Looking to spruce up your home with shrubs but perhaps your thumb isn’t that green? Take a look at these six plants that are easy to care for and that can also help you breather easier at home.
1. Spider Plant
Photo by madaise via Flickr under Creative Commons Attribution-NoDerivs 2.0 Generic
This grasslike plant, with its long narrow leaves is a popular for its ease and speed of growth. Spider plants grow best in bright, indirect light and typically reach 2 to 2 1/2 feet wide and 2 to 3 feet long when in a hanging basket.
2. Peace Lily
Removes: Ammonia, benzene, formaldehyde, TCE trichloroethylene, toluene, xylene
Peace lilies thrive in indirect sunlight, making them great for rooms with few windows.

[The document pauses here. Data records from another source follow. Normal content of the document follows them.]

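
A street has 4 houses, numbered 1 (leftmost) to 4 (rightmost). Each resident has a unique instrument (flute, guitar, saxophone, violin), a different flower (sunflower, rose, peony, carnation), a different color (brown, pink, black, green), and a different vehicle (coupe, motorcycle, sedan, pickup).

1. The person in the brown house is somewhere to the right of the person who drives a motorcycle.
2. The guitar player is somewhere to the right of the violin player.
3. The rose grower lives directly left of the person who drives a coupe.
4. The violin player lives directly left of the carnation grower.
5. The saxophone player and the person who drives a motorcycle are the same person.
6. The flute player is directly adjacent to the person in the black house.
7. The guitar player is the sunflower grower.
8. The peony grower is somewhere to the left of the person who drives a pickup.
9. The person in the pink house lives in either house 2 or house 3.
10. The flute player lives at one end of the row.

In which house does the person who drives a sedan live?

The only color still possible for house 1 is green.
So house 4 gets brown for color.
The flute player is narrowed to house 1 or 4; consider each.
Placing it in house 4 leads to a contradiction, so it's in house 1.
From clue 6, the person in the black house must be in house 2.
The only instrument still possible for house 4 is guitar.
That leaves pink as the color for house 3.
By clue 7, the sunflower grower is in house 4.
House 3's flower must be carnation (nothing else left).
That leaves sedan as the vehicle for house 1.
Clue 4: the violin player is in house 2.
That leaves saxophone as the instrument for house 3.
So house 4 gets pickup for vehicle.
By clue 5, the person who drives a motorcycle is in house 3.
That leaves coupe as the vehicle for house 2.
From clue 3, the rose grower must be in house 1.
The only flower still possible for house 2 is peony.
So: house 1 = flute/rose/green/sedan, house 2 = violin/peony/black/coupe, house 3 = saxophone/carnation/pink/motorcycle, house 4 = guitar/sunflower/brown/pickup.

1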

Place this hardy plant around 5-7 feet away from a window, and make sure they're in a room with a temperature between 65 and 80 degrees.

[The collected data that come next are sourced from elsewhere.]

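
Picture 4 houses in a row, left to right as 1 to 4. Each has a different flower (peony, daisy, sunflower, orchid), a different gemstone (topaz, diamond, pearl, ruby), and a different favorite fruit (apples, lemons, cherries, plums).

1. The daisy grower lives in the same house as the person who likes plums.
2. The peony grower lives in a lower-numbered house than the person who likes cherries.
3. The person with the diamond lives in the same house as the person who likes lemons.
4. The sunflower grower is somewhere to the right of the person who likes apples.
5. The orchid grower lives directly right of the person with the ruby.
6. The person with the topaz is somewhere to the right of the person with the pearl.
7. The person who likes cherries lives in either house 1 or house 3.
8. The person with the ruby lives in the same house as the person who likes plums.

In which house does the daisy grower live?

2

From clue 7, the person who likes cherries must be in house 3.
The only favorite fruit still possible for house 4 is lemons.
The person with the diamond is in house 4 (clue 3).
The only flower still possible for house 4 is sunflower.
House 3's gemstone must be topaz (nothing else left).
House 3's flower must be orchid (nothing else left).
By clue 5, the person with the ruby is in house 2.
From clue 8, the person who likes plums must be in house 2.
House 1 gemstone: only pearl fits.
The only favorite fruit still possible for house 1 is apples.
Clue 1: the daisy grower is in house 2.
House 1's flower must be peony (nothing else left).
So: house 1 = peony/pearl/apples, house 2 = daisy/ruby/plums, house 3 = orchid/topaz/cherries, house 4 = sunflower/diamond/lemons.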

You can water peace lilies around once a week. They usually signal when they need additional water when it starts to sag.
3. Snake Plant
Removes: Formaldehyde, benzene
Also known as Mother-in-Law's Tongue, the snake plant has leaves that grow upright, some with variations of yellow or white edges. It can grow in a variety of lighting conditions and in any normal room temperature.
4. Aloe Vera
Removes: Carbon monoxide, benzene, formaldehyde
Aloe vera, commonly used for burns and cuts, requires little moisture to survive like its fellow succulent species. Water the plant only when the soil is completely dry, and place it in a window, where it can receive bright, direct sunlight.
5. Golden Pothos
Removes: Carbon monoxide, formaldehyde
These plants with heart-shaped leaves favor indirect bright light, high humidity and warm temperatures within the 65 to 80 degree range. They're capable of growing leaves that are 20 inches, but in homes, they seldom grow larger than five inches.
6. Bamboo Palm
Removes: Benzene, formaldehyde, trichloroethylene
In finding the right spot to place a bamboo palm in your home, look for a place that offers indirect or filtered sunlight. Water the plant only when the soil feels dry, and make sure that it's not under a vent. The bamboo plant favors temperatures between 70 and 80 degrees during the day and no lower than 60 degrees at night.